Email Twitter Facebook LinkedIn Instagram Github Stackoverflow

For a while I’ve been keen to learn how to use the Twitter API to scrape tweets. In this post I’ll do some basic sentiment analysis on tweets I scraped during the Monday 20/4 airing of QandA, an Australian current affairs panel show which has become infamous in Australia for its lively Twitter feed.

The panel for this program consists of five people, together with the host Tony Jones. The panel this episode consisted of

  • Derryn Hinch, a journalist and former radio personality who is famous for his outspoken views on child molestation rings (he has often defied court orders against naming child abusers)
  • Andrew Robb, a member of the current conservative government who is the minister for trade and investment
  • Anna Burke, a member of the centre-left opposition who used to be the house speaker
  • Dave Hughes, a popular comedian
  • Jane Burns, CEO of a research group that studies how technology affects the lives of young people

As the program is political in nature, the ABC usually provides a breakdown of the political identifications of their audience, and attempts to make this breakdown as similar as possible to the true voting intentions of the Australian public.
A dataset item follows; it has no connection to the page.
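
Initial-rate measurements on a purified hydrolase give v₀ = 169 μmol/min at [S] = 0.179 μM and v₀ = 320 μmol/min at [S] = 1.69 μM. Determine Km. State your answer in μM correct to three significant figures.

In reciprocal form, 1/v = (Km/Vmax)·(1/[S]) + 1/Vmax. The two points give (1/[S], 1/v) = (5.587, 0.005917) and (0.5917, 0.003125).
Slope = (0.005917 − 0.003125)/(5.587 − 0.5917) = 0.0005590; intercept = 0.005917 − 0.0005590×5.587 = 0.002794.
Vmax = 1/intercept = 358 μmol/min; Km = slope × Vmax = 0.0005590 × 358 = 0.200 μM.

0.200 μM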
I wanted to try and assess the political leanings of the Twitter users using the hashtag #QandA during the episode’s broadcast. This required a number of steps.
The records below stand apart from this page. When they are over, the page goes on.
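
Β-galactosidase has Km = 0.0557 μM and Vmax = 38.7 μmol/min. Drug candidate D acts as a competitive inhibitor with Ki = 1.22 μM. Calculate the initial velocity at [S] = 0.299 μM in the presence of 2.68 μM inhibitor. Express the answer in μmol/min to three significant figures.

24.3 μmol/min

With α = 1 + [I]/Ki = 1 + 2.68/1.22 = 3.197, the competitive rate law is v = Vmax[S] / (αKm + [S]).
v = 38.7×0.299 / (3.197×0.0557 + 0.299) = 11.57/0.4771 = 24.3 μmol/min.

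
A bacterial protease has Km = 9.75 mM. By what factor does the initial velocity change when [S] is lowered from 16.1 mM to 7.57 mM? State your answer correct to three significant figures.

Since Vmax cancels, v₂/v₁ = [S]₂(Km+[S]₁) / [S]₁(Km+[S]₂).
= 7.57×(9.75+16.1) / (16.1×(9.75+7.57)) = 195.7/278.9 = 0.702.

0.702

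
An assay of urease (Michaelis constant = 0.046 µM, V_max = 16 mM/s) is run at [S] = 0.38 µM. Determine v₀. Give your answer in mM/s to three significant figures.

14.3 mM/s

[S]/(Km+[S]) = 0.38/0.4260 = 0.8920, the fractional saturation.
v = 0.8920 × Vmax = 0.8920 × 16 = 14.3 mM/s.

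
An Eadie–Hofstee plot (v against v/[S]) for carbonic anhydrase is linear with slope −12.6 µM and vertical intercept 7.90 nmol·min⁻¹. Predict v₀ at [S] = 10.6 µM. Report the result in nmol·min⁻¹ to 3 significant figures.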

1. Scraping Twitter for tweet data

Twitter has a very usable API and there’s a great Python package called tweepy that allows you to automate everything using a Python script. I fiddled around with the default tweepy script to scrape the Twitter stream live for a certain search term, using the term QandA, and to write the output to a text file. The free API is limited to only providing 1% of the Firehose (Twitter’s in house term for the live feed of all tweets), but since Q&A only get around 20 000 tweets per episode, there’s no way this data is going to exceed 1% of the 6000 tweets per second in the Firehose. So I set the script to run from 9.20PM to 11:00PM AEST on Monday April 20 and saved only the body text of all tweets using the hashtag (one interesting thing I learned is what a big-name hashtag looks like after the mainstream traffic has disappeared. When the show isn’t broadcasting, #QandA is a whole bunch of hideous homophobic propaganda).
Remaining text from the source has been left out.